If she bombs the test, she fears that her dreams of getting into the graduate program she once would be dashed in her life will be over. Classic catastrophic thinking. A cognitive therapist would actively discuss all of this with her, challenging her thinking along the way, and in the end, help Bernice re-examine her assumptions about what's gonna happen if she does fail. Like, the world will not end and she will not utterly fail at life. Helping her work toward thinking more positive thoughts about herself and her future. A cognitive therapist helps patients understand that changing what we say to ourselves is a very effective way to cope with our anxieties and modify our behavior. In other words, it really is the thought that counts.

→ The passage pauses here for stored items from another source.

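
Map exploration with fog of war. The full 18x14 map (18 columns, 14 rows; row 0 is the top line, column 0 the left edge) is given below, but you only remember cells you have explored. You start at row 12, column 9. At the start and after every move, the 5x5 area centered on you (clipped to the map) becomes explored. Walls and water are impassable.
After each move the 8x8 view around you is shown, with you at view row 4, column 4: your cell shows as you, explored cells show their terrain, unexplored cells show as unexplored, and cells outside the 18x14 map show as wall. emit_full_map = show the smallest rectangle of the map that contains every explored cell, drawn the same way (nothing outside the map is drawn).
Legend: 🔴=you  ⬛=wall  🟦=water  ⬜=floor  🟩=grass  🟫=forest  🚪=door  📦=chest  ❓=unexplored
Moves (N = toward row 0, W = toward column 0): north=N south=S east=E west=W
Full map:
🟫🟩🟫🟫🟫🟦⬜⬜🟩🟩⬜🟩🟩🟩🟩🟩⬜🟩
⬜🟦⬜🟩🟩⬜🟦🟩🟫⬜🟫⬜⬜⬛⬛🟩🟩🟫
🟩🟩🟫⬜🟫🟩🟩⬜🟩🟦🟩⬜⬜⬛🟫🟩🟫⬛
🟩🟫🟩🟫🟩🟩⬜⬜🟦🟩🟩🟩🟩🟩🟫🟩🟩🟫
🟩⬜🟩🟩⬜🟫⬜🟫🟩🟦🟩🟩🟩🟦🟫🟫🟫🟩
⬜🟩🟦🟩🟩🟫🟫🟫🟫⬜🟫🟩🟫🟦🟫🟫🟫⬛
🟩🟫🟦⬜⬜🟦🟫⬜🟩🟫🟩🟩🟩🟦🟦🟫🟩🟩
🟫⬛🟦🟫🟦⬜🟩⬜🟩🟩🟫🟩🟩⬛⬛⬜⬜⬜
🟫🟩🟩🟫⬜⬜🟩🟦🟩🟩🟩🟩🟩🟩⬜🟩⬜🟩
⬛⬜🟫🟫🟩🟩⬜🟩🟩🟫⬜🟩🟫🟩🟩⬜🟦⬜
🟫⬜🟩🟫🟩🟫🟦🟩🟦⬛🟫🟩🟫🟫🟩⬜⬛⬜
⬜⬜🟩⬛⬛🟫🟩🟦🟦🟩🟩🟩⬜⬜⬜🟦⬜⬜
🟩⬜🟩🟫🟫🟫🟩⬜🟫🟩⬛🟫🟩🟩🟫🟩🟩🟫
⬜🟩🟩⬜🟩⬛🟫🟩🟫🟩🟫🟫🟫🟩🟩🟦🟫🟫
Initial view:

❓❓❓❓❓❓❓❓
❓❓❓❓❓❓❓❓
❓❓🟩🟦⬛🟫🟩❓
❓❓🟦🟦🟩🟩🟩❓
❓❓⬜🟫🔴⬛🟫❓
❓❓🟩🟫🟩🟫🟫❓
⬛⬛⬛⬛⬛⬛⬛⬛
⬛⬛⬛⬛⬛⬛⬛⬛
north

❓❓❓❓❓❓❓❓
❓❓❓❓❓❓❓❓
❓❓🟩🟩🟫⬜🟩❓
❓❓🟩🟦⬛🟫🟩❓
❓❓🟦🟦🔴🟩🟩❓
❓❓⬜🟫🟩⬛🟫❓
❓❓🟩🟫🟩🟫🟫❓
⬛⬛⬛⬛⬛⬛⬛⬛

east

❓❓❓❓❓❓❓❓
❓❓❓❓❓❓❓❓
❓🟩🟩🟫⬜🟩🟫❓
❓🟩🟦⬛🟫🟩🟫❓
❓🟦🟦🟩🔴🟩⬜❓
❓⬜🟫🟩⬛🟫🟩❓
❓🟩🟫🟩🟫🟫🟫❓
⬛⬛⬛⬛⬛⬛⬛⬛

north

❓❓❓❓❓❓❓❓
❓❓❓❓❓❓❓❓
❓❓🟩🟩🟩🟩🟩❓
❓🟩🟩🟫⬜🟩🟫❓
❓🟩🟦⬛🔴🟩🟫❓
❓🟦🟦🟩🟩🟩⬜❓
❓⬜🟫🟩⬛🟫🟩❓
❓🟩🟫🟩🟫🟫🟫❓

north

❓❓❓❓❓❓❓❓
❓❓❓❓❓❓❓❓
❓❓🟩🟩🟫🟩🟩❓
❓❓🟩🟩🟩🟩🟩❓
❓🟩🟩🟫🔴🟩🟫❓
❓🟩🟦⬛🟫🟩🟫❓
❓🟦🟦🟩🟩🟩⬜❓
❓⬜🟫🟩⬛🟫🟩❓

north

❓❓❓❓❓❓❓❓
❓❓❓❓❓❓❓❓
❓❓🟩🟫🟩🟩🟩❓
❓❓🟩🟩🟫🟩🟩❓
❓❓🟩🟩🔴🟩🟩❓
❓🟩🟩🟫⬜🟩🟫❓
❓🟩🟦⬛🟫🟩🟫❓
❓🟦🟦🟩🟩🟩⬜❓

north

❓❓❓❓❓❓❓❓
❓❓❓❓❓❓❓❓
❓❓🟫⬜🟫🟩🟫❓
❓❓🟩🟫🟩🟩🟩❓
❓❓🟩🟩🔴🟩🟩❓
❓❓🟩🟩🟩🟩🟩❓
❓🟩🟩🟫⬜🟩🟫❓
❓🟩🟦⬛🟫🟩🟫❓

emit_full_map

❓🟫⬜🟫🟩🟫
❓🟩🟫🟩🟩🟩
❓🟩🟩🔴🟩🟩
❓🟩🟩🟩🟩🟩
🟩🟩🟫⬜🟩🟫
🟩🟦⬛🟫🟩🟫
🟦🟦🟩🟩🟩⬜
⬜🟫🟩⬛🟫🟩
🟩🟫🟩🟫🟫🟫

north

❓❓❓❓❓❓❓❓
❓❓❓❓❓❓❓❓
❓❓🟩🟦🟩🟩🟩❓
❓❓🟫⬜🟫🟩🟫❓
❓❓🟩🟫🔴🟩🟩❓
❓❓🟩🟩🟫🟩🟩❓
❓❓🟩🟩🟩🟩🟩❓
❓🟩🟩🟫⬜🟩🟫❓

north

❓❓❓❓❓❓❓❓
❓❓❓❓❓❓❓❓
❓❓🟦🟩🟩🟩🟩❓
❓❓🟩🟦🟩🟩🟩❓
❓❓🟫⬜🔴🟩🟫❓
❓❓🟩🟫🟩🟩🟩❓
❓❓🟩🟩🟫🟩🟩❓
❓❓🟩🟩🟩🟩🟩❓

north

❓❓❓❓❓❓❓❓
❓❓❓❓❓❓❓❓
❓❓🟩🟦🟩⬜⬜❓
❓❓🟦🟩🟩🟩🟩❓
❓❓🟩🟦🔴🟩🟩❓
❓❓🟫⬜🟫🟩🟫❓
❓❓🟩🟫🟩🟩🟩❓
❓❓🟩🟩🟫🟩🟩❓

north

⬛⬛⬛⬛⬛⬛⬛⬛
❓❓❓❓❓❓❓❓
❓❓🟫⬜🟫⬜⬜❓
❓❓🟩🟦🟩⬜⬜❓
❓❓🟦🟩🔴🟩🟩❓
❓❓🟩🟦🟩🟩🟩❓
❓❓🟫⬜🟫🟩🟫❓
❓❓🟩🟫🟩🟩🟩❓

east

⬛⬛⬛⬛⬛⬛⬛⬛
❓❓❓❓❓❓❓❓
❓🟫⬜🟫⬜⬜⬛❓
❓🟩🟦🟩⬜⬜⬛❓
❓🟦🟩🟩🔴🟩🟩❓
❓🟩🟦🟩🟩🟩🟦❓
❓🟫⬜🟫🟩🟫🟦❓
❓🟩🟫🟩🟩🟩❓❓

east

⬛⬛⬛⬛⬛⬛⬛⬛
❓❓❓❓❓❓❓❓
🟫⬜🟫⬜⬜⬛⬛❓
🟩🟦🟩⬜⬜⬛🟫❓
🟦🟩🟩🟩🔴🟩🟫❓
🟩🟦🟩🟩🟩🟦🟫❓
🟫⬜🟫🟩🟫🟦🟫❓
🟩🟫🟩🟩🟩❓❓❓

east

⬛⬛⬛⬛⬛⬛⬛⬛
❓❓❓❓❓❓❓❓
⬜🟫⬜⬜⬛⬛🟩❓
🟦🟩⬜⬜⬛🟫🟩❓
🟩🟩🟩🟩🔴🟫🟩❓
🟦🟩🟩🟩🟦🟫🟫❓
⬜🟫🟩🟫🟦🟫🟫❓
🟫🟩🟩🟩❓❓❓❓

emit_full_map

❓🟫⬜🟫⬜⬜⬛⬛🟩
❓🟩🟦🟩⬜⬜⬛🟫🟩
❓🟦🟩🟩🟩🟩🔴🟫🟩
❓🟩🟦🟩🟩🟩🟦🟫🟫
❓🟫⬜🟫🟩🟫🟦🟫🟫
❓🟩🟫🟩🟩🟩❓❓❓
❓🟩🟩🟫🟩🟩❓❓❓
❓🟩🟩🟩🟩🟩❓❓❓
🟩🟩🟫⬜🟩🟫❓❓❓
🟩🟦⬛🟫🟩🟫❓❓❓
🟦🟦🟩🟩🟩⬜❓❓❓
⬜🟫🟩⬛🟫🟩❓❓❓
🟩🟫🟩🟫🟫🟫❓❓❓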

Not surprisingly, the cognitive and behavior schools have joined forces frequently enough that cognitive behavior therapies are typically considered a single school, and a lot of therapists use integrative approaches that try to use the best elements of all of these schools of thought. But all these different psychotherapies don't always mean being alone with your therapist and your thoughts. most of them can be done in groups, too. Group therapy fosters the therapeutic benefits you get from interacting with other people. Not only does it help with the social aspects of mental health, but it also may remind clients that they're not alone. Similarly, family therapy treats a family as a system and views an individual's problem behaviors as being influenced by or directed at other family members.
Family therapists work with multiple family members to heal relationships, improve insight and communication, and mobilize communal resources, so... The big question remains, does psychotherapy work? You're going to have to wait until next time to find out, because that is what we will be talking about, along with a look at the biomedical approach to therapy. For now, you've learned about the major types of psychotherapy. These include psychodynamic therapy and Freud's famous psychoanalysis, existential humanist therapy Rogers' client-centered focus, and behavior and cognitive therapies. We also took a quick look at group and family therapy.